Operator overloading, is a mechanism that gives you ad-hoc polymorphism. So, I would say that type classes were a major breakthrough in ad-hoc polymorphism, and they’re still kind of the gold standard to measure your ad-hoc polymorphism features against, but it’s a very kind of, anti-modular feature. So, let’s say, you want an addition function and so you define an addition type class, and then you decide that you want it to work on integers, so you have to, somewhere in your program, write “this is how addition works on integers,” and the important thing there is that it really has to be, just in the entire program, for type class to work, there has to be just one place where you’ve written, this is how addition works on integers.

And so, if you have one library that’s written an addition instance over here, and another one that written another addition instance, you will not be able to link them together. And it’s kind of anti-modular, because you don’t notice this problem until you get to link time. Like you try to link them together and it says, “Oh, no, those two bits have to live in separate worlds. They can’t combine like this. You have kind of broken some of the compositionality of your language.”

Types and Compilation Units

Gilad Bracha succinctly summarizes his position:

Types are inherently non-local - they describe data that flows across module boundaries. The absence of types won’t buy you modularity on its own though. Far from it.
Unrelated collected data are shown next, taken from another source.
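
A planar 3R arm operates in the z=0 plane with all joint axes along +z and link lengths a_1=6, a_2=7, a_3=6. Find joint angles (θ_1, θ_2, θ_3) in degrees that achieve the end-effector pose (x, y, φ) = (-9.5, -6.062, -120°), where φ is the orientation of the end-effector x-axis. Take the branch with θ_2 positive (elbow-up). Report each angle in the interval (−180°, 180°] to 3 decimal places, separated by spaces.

wrist centre = target − a_3·(cos φ, sin φ) = (-6.5000, -0.8658)
cos θ_2 = (42.9997−6²−7²)/(2·6·7) = -0.5000; θ_2 = 120.0002° (elbow-up)
β = atan2(-0.8658,-6.5000) = -172.4125°; ψ = atan2(6.0622,2.5000) = 67.5892°
θ_1 = β − ψ = -240.0017°
θ_3 = φ − θ_1 − θ_2 = 0.0015° (wrapped to (-180°,180°])

119.998 120.000 0.001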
But types and typechecking act as an inhibitor - a countervailing force to modularity.

His argument is related to modular compilation units:

The specific point I was discussing when I made this comment was the distinction between separate compilation and independent compilation. Separate compilation allows you to compile parts of a program separately from other parts. I would say it was a necessary, but not sufficient, requirement for modularity.

Funnily enough, even OCaml, with its “perfect” modules (see section above), still falls pray to this critique:

The situation is better if the language supports separate signature declarations (like Modula-3 or ML) - but you still have to have these around before you compile. […] The problem is that inference only works well within a module (if that). If you rely on inference at module boundaries, your module leaks implementation information. Why? Because if you infer types from your implementation, those types may vary when you modify your implementation. That is why, even in ML, signatures are declared explicitly.

Protocol Design

Vitalik talks about encapsulated vs systemic complexity in protocol design and gives many examples where some complexity can be completely black-boxed and presented as a simple API with certain properties. This kind of modularity greatly helps reduce the search space when creating new protocols.

He gives an example that is very dear to my heart, having worked on optimistic BFT protocols at Eigenlayer. Cryptography vs cryptoeconomics:

But while ZK-SNARKs are complex, their complexity is encapsulated complexity. The relatively light complexity of fraud proofs, on the other hand, is systemic. […] For these reasons, even from a complexity perspective purely cryptographic solutions based on ZK-SNARKs are likely to be long-run safer: ZK-SNARKs have are more complicated parts that some people have to think about, but they have fewer dangling caveats that everyone has to think about.

The so-called blockchain modular thesis, in my opinion doesn’t scale for this very reason. Stripe completely hides the complexity of payment processing behind a simple REST API. BFT “layers”, on the other hand, cannot do so, and force anyone integrating with them to understand their entire system in order to guarantee byzantine resistance. That is, byzantine resistance using optimistic/fraud proof based methods, require GLOBAL thinking.

Optimization

This one is not so much about modularity but more so about GLOBAL vs LOCAL optimization, which seemed related enough to include.

Dynamic programming’s “optimal substructure” property effectively allows breaking a global search problem into “modular” subproblems.

Most search problems don’t have this kind of nice “modular” structure however. Nonconvex optimization, for example, is NP-hard. Nevertheless, interestingly, we can very often apply heuristic/greedy algorithms to get very reasonable solutions.

That is, we can do well without searching the entire GLOBAL space.